A tarifa sofreu um aumento de 6,11%, encarecendo o valor de 1 m³, ou 1 mil litros, de R$ 6,01 para R$ 6,40.
Reajuste menor?
Apesar do aumento, o Governo de São Paulo alega que o reajuste equivale à correção da inflação nos últimos 16 meses.
Segundo o Governo do Estado, o novo valor é cerca de 15% abaixo do que seria aplicado caso a empresa tivesse permanecido estatal.
A comparação leva em conta o valor projetado para 2026 no modelo anterior, considerando as regras que vigoravam antes da desestatização.
Com isso, o reajuste cobra R$ 6,40/m³, enquanto seriam cobrados R$ 7,36/m³ caso a empresa permanecesse estatal.
Ônibus
Não foi só a água que ficou mais cara para o paulista. A partir do dia 6 de janeiro, começa a valer o novo preço para a tarifa básica do sistema metroferroviário metropolitano, que inclui trens e metrô, em São Paulo.
A passagem será reajustada de R$ 5,20 para R$ 5,40, conforme decisão do governo do estado.

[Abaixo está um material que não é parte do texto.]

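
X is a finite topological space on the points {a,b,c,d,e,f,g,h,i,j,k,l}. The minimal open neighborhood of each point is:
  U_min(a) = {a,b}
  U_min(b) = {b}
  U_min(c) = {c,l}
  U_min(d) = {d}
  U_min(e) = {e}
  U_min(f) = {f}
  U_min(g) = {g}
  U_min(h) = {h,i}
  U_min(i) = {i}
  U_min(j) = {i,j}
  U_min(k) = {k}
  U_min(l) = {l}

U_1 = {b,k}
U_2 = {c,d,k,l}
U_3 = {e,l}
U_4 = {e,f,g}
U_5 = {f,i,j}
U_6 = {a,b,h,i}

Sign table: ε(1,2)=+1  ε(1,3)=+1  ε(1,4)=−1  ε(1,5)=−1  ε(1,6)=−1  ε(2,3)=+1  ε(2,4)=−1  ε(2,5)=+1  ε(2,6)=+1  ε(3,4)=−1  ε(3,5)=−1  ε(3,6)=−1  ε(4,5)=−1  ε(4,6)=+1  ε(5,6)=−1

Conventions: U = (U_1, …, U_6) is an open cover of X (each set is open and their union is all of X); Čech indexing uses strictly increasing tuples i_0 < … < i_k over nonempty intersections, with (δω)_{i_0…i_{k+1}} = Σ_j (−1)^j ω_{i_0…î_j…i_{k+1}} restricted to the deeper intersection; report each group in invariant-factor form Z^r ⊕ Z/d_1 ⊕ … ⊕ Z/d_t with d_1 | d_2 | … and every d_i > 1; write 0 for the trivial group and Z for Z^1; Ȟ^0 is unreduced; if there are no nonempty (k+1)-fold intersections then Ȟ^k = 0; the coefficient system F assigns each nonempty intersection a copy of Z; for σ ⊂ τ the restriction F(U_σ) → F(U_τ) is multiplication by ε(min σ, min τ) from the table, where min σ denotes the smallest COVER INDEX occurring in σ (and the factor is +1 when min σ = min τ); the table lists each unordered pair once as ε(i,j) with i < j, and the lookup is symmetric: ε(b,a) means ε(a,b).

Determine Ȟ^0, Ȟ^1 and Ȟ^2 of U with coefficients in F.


Ȟ^0 = Z, Ȟ^1 = Z and Ȟ^2 = 0

nerve simplices:
  U12={k} U16={b} U23={l} U34={e} U45={f} U56={i}
C dims 6,6; δ0: rk 5, SNF 1^5
degree 0: 6−5−0 = 1 → Ȟ^0 ≅ Z
degree 1: 6−0−5 = 1 → Ȟ^1 ≅ Z
degree 2: 0−0−0 = 0 → Ȟ^2 ≅ 0


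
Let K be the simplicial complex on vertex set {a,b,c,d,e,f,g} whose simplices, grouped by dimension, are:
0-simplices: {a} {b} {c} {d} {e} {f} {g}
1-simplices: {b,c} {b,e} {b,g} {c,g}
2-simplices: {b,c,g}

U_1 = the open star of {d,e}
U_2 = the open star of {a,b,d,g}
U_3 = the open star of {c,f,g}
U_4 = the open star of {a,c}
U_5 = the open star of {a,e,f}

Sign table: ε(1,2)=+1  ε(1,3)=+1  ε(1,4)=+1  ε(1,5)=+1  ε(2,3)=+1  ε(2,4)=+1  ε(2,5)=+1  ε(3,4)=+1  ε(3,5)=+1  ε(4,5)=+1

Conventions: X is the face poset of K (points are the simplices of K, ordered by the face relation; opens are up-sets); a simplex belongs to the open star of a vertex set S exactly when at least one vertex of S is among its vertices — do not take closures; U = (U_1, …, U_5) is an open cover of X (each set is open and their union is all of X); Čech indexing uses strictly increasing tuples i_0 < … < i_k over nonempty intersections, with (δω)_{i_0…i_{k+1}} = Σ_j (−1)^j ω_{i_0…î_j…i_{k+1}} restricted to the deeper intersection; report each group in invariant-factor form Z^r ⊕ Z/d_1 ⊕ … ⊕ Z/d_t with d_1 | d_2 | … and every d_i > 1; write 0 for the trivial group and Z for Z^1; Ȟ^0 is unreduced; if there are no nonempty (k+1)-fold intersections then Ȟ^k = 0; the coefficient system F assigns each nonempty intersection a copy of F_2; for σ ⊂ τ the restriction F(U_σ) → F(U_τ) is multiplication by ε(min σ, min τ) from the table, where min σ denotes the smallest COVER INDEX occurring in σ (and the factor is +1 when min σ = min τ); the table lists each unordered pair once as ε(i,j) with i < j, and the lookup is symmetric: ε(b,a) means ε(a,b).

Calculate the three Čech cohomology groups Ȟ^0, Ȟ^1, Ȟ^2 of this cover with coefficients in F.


Ȟ^0 ≅ Z/2; Ȟ^1 ≅ Z/2; Ȟ^2 ≅ 0

cover nerve:
  U1={{d},{e},{b,e}} U2={{a},{b},{d},{g},{b,c},{b,e},{b,g},{c,g},{b,c,g}} U3={{c},{f},{g},{b,c},{b,g},{c,g},{b,c,g}} U4={{a},{c},{b,c},{c,g},{b,c,g}} U5={{a},{e},{f},{b,e}}
  U12={{d},{b,e}} U15={{e},{b,e}} U23={{g},{b,c},{b,g},{c,g},{b,c,g}} U24={{a},{b,c},{c,g},{b,c,g}} U25={{a},{b,e}} U34={{c},{b,c},{c,g},{b,c,g}} U35={{f}} U45={{a}}
  U125={{b,e}} U234={{b,c},{c,g},{b,c,g}} U245={{a}}
C dims 5,8,3; δ0: rk_F2 4; δ1: rk_F2 3
Ȟ^0: (5−4)−0=1 ⇒ Z/2
Ȟ^1: (8−3)−4=1 ⇒ Z/2
Ȟ^2: (3−0)−3=0 ⇒ 0


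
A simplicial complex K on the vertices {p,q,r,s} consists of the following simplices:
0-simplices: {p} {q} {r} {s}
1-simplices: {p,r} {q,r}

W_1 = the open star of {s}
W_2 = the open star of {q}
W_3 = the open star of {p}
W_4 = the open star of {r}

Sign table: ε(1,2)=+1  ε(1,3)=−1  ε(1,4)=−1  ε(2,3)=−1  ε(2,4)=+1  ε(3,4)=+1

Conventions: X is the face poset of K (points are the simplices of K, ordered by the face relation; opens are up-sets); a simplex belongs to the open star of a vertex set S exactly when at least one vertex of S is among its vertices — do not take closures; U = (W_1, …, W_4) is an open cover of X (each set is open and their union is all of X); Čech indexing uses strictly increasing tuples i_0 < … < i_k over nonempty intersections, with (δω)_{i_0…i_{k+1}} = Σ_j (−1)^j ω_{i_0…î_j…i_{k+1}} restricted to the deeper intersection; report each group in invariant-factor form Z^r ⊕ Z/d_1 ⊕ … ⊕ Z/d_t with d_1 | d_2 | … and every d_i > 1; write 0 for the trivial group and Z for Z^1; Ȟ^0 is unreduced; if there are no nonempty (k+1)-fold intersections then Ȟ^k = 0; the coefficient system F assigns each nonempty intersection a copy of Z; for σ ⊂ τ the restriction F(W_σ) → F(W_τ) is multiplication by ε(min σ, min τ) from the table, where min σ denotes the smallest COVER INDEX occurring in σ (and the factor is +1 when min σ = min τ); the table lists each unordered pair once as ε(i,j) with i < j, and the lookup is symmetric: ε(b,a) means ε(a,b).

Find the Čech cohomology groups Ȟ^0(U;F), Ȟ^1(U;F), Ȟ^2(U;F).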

Para os moradores da capital, no mesmo dia, fica mais caro também a tarifa de ônibus, com aumento de R$ 0,30. Passando de R$ 5 para R$ 5,30, valor, 6% maior.
O vereador Dheison Silva (PT) ajuizou, na terça-feira (30/12), uma ação civil pública para a anulação do aumento da tarifa de ônibus em São Paulo.